There’s no tradeoff here; you save energy at the same time you save space. You just get better performance as the device gets smaller and more integrated.  Just imagine—in the future, we can carry around femtosecond pulse lasers in our pockets to sense how fresh fruit is or track our well-being in real time, or in our cars to do distance measurement.

Mengjie Yu, Study First Author and Former Postdoctoral Fellow, John A. Paulson School of Engineering and Applied Sciences, Harvard University

Yu is at present an Assistant Professor at the University of Southern California.

Going forward, the researchers aim to look for some of the applications for the laser as well as the time lens technology, including in lensing platforms such as telescopes as well as in quantum networking and ultrafast signal processing.

Harvard’s Office of Technology Development has safeguarded the intellectual property generated from the Loncar Lab’s advances in lithium niobate systems.

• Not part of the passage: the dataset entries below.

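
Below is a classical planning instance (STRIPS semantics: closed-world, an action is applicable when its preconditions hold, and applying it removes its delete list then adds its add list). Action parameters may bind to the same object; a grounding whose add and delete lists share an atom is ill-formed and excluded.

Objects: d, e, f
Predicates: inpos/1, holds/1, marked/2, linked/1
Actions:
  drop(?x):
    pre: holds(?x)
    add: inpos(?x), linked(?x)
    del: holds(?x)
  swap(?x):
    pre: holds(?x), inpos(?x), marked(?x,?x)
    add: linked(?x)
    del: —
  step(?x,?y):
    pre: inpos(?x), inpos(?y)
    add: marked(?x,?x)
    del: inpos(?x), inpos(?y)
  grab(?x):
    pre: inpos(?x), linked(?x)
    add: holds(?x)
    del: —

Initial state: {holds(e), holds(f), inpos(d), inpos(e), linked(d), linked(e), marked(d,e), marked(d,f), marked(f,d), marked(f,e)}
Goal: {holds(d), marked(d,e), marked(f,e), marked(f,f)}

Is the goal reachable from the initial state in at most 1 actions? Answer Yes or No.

1. drop(f)  →  {holds(e), inpos(d), inpos(e), inpos(f), linked(d), linked(e), linked(f), marked(d,e), marked(d,f), marked(f,d), marked(f,e)}
2. step(f,e)  →  {holds(e), inpos(d), linked(d), linked(e), linked(f), marked(d,e), marked(d,f), marked(f,d), marked(f,e), marked(f,f)}
3. grab(d)  →  {holds(d), holds(e), inpos(d), linked(d), linked(e), linked(f), marked(d,e), marked(d,f), marked(f,d), marked(f,e), marked(f,f)}
optimal plan length = 3; 3 > 1

No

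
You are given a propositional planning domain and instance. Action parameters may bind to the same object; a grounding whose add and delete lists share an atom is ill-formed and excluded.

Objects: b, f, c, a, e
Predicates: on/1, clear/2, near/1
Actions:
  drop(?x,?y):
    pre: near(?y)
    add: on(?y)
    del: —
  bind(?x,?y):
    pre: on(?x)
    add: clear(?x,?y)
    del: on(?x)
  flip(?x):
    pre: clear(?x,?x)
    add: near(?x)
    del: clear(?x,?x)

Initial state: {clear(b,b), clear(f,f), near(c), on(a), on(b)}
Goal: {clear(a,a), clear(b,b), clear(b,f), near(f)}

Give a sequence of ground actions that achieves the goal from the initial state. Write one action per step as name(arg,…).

1. bind(b,f)  →  {clear(b,b), clear(b,f), clear(f,f), near(c), on(a)}
2. bind(a,a)  →  {clear(a,a), clear(b,b), clear(b,f), clear(f,f), near(c)}
3. flip(f)  →  {clear(a,a), clear(b,b), clear(b,f), near(c), near(f)}

bind(b,f); bind(a,a); flip(f)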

Loncar is a cofounder of HyperLight Corporation, a startup that was formed to market integrated photonic chips based on particular innovations created in his laboratory.

The study was a partnership between Harvard, Columbia University, HyperLight, and Freedom Photonics.

The article’s co-authors included David Barton, Rebecca Cheng, Christian Reimer, Prashanta Kharel, Lingyan He, Linbo Shao, Di Zhu, Yaowen Hu, Hannah R. Grant, Leif Johansson, Yoshitomo Okawachi, Alexander L. Gaeta and Mian Zhang.

The study was supported by the Defense Advanced Research Projects Agency (HR0011-20-C-0137), the Army Research Office (W911NF2010248), the Office of Naval Research (N00014- 18-C-1043), and the Air Force Office of Scientific Research (FA9550-19-1-0376 and FA9550-20-1-0297).

Journal Reference:

Yu, M., et al. (2022) Integrated femtosecond pulse generator on thin-film lithium niobate. Nature. doi.org/10.1038/s41586-022-05345-1.